European Union leaders have agreed to pay special attention to measures aimed at containing climate change in the bloc's coronavirus recovery plan, heeding widespread calls not to let the pandemic derail Europe's ambitious environmental targets.

The announcement was made in a joint statement by the bloc's 27 heads of state to coordinate an economic response to the outbreak of the virus, which has effectively shut down daily life in most countries and is expected to lead to a sharp economic downturn.

"The urgency is presently on fighting the coronavirus pandemic and its immediate consequences," said the statement by the European Council, issued March 26. "We should however start to prepare the measures necessary to get back to a normal functioning of our societies and economies and to sustainable growth, integrating inter alia the green transition and the digital transformation."

The details of the EU's relief effort still have to be worked out, but the reference to the green transition should be welcome news to the politicians, economists and companies that had called for stimulus measures to be used to accelerate a shift to a more sustainable economy. The European Commission, the bloc's executive, wants all member states to sign up to a target for climate neutrality by 2050, which Poland has so far rejected.

READ MORE: Sign up for our weekly coronavirus newsletter here, and read our latest coverage on the crisis here.

In the U.S., a $2 trillion relief bill passed by the Senate on March 25 did not include specific climate-related provisions, such as tax credit extensions for clean energy projects, which had been championed by Democrats.

Investors and climate activists had warned the EU and other governments against losing sight of climate change measures amid the immediate threat to public health and the economy.
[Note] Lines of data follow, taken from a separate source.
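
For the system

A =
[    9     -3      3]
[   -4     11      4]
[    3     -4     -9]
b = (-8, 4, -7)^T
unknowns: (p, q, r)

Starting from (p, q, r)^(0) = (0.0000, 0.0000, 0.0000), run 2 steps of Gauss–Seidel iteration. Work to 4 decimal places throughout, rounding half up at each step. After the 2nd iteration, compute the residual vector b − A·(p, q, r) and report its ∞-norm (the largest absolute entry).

Iteration 1:
  p = (-8 - (-3)·0.0000 - (3)·0.0000) / (9) = -0.8889
  q = (4 - (-4)·-0.8889 - (4)·0.0000) / (11) = 0.0404
  r = (-7 - (3)·-0.8889 - (-4)·0.0404) / (-9) = 0.4635
Iteration 2:
  p = (-8 - (-3)·0.0404 - (3)·0.4635) / (9) = -1.0299
  q = (4 - (-4)·-1.0299 - (4)·0.4635) / (11) = -0.1794
  r = (-7 - (3)·-1.0299 - (-4)·-0.1794) / (-9) = 0.5142
Residual b − A·x = (-0.8117, -0.2030, -0.0001); ∞-norm = 0.8117

0.8117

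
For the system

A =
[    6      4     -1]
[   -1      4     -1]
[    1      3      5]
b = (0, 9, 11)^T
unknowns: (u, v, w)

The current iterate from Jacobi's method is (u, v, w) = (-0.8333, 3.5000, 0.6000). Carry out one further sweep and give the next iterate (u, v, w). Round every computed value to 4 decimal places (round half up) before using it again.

One sweep:
  u = (0 - (4)·3.5000 - (-1)·0.6000) / (6) = -2.2333
  v = (9 - (-1)·-0.8333 - (-1)·0.6000) / (4) = 2.1917
  w = (11 - (1)·-0.8333 - (3)·3.5000) / (5) = 0.2667

(-2.2333, 2.1917, 0.2667)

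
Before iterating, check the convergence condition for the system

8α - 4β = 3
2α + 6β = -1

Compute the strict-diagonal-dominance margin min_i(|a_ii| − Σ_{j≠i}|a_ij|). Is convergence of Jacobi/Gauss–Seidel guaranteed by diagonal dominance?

row 1: |8| − (4) = 4
row 2: |6| − (2) = 4
minimum over rows = 4 → strictly diagonally dominant (convergence guaranteed)

4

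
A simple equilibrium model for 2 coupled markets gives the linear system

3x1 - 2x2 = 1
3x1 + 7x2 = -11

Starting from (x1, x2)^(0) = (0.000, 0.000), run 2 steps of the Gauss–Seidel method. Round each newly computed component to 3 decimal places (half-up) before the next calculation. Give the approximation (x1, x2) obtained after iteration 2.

Iteration 1:
  x1 = (1 - (-2)·0.000) / (3) = 0.333
  x2 = (-11 - (3)·0.333) / (7) = -1.714
Iteration 2:
  x1 = (1 - (-2)·-1.714) / (3) = -0.809
  x2 = (-11 - (3)·-0.809) / (7) = -1.225

(-0.809, -1.225)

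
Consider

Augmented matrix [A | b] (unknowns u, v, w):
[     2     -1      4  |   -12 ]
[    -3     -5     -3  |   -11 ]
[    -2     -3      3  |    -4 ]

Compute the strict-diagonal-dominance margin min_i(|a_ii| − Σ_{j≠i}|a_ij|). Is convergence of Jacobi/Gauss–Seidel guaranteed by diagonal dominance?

row 1: |2| − (1+4) = -3
row 2: |-5| − (3+3) = -1
row 3: |3| − (2+3) = -2
minimum over rows = -3 → not strictly diagonally dominant

-3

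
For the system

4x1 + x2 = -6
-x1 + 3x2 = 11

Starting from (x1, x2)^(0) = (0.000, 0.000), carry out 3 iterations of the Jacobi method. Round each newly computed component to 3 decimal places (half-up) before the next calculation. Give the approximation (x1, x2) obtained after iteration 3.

Iteration 1:
  x1 = (-6 - (1)·0.000) / (4) = -1.500
  x2 = (11 - (-1)·0.000) / (3) = 3.667
Iteration 2:
  x1 = (-6 - (1)·3.667) / (4) = -2.417
  x2 = (11 - (-1)·-1.500) / (3) = 3.167
Iteration 3:
  x1 = (-6 - (1)·3.167) / (4) = -2.292
  x2 = (11 - (-1)·-2.417) / (3) = 2.861

(-2.292, 2.861)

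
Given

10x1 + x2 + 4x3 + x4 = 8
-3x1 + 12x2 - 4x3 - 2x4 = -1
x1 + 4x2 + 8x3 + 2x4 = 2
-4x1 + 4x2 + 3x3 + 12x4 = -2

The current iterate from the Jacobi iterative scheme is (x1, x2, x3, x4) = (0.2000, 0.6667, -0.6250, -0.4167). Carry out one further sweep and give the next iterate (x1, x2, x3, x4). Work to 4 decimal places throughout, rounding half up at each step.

(1.0250, -0.3111, -0.0042, -0.1660)

One sweep:
  x1 = (8 - (1)·0.6667 - (4)·-0.6250 - (1)·-0.4167) / (10) = 1.0250
  x2 = (-1 - (-3)·0.2000 - (-4)·-0.6250 - (-2)·-0.4167) / (12) = -0.3111
  x3 = (2 - (1)·0.2000 - (4)·0.6667 - (2)·-0.4167) / (8) = -0.0042
  x4 = (-2 - (-4)·0.2000 - (4)·0.6667 - (3)·-0.6250) / (12) = -0.1660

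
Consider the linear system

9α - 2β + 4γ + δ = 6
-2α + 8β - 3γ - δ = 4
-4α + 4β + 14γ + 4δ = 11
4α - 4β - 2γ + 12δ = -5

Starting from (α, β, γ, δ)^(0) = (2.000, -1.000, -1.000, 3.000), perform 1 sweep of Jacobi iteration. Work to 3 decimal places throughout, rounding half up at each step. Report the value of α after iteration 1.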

Individual countries such as Germany have already allocated billions in direct aid and financial relief for businesses.

A group of environmental organizations wrote to leaders of EU institutions March 26 to press their case, arguing that "crucial decisions will need to be taken on where these substantial financial flows should be directed."

"We are calling on the European Union and its governments to demonstrate leadership and foresight by continuing and reinforcing on the trajectory towards a resilient and sustainable economy, in line with the European Green Deal," their letter said, referring to the commission's net-zero proposal.

The fact that the funds now being allocated to counter the effects of the pandemic and jump-start economies could be a boon to some sectors has also not been lost on executives.

Ørsted A/S CEO Henrik Poulsen, who leads one of the world's largest pure-play renewable energy companies, said calls were growing louder to use the trillions in stimulus for environmentally sound investments, including green energy.

"The climate challenge is not going to go away," Poulsen told investors on a call this week. "You might as well spend them wisely."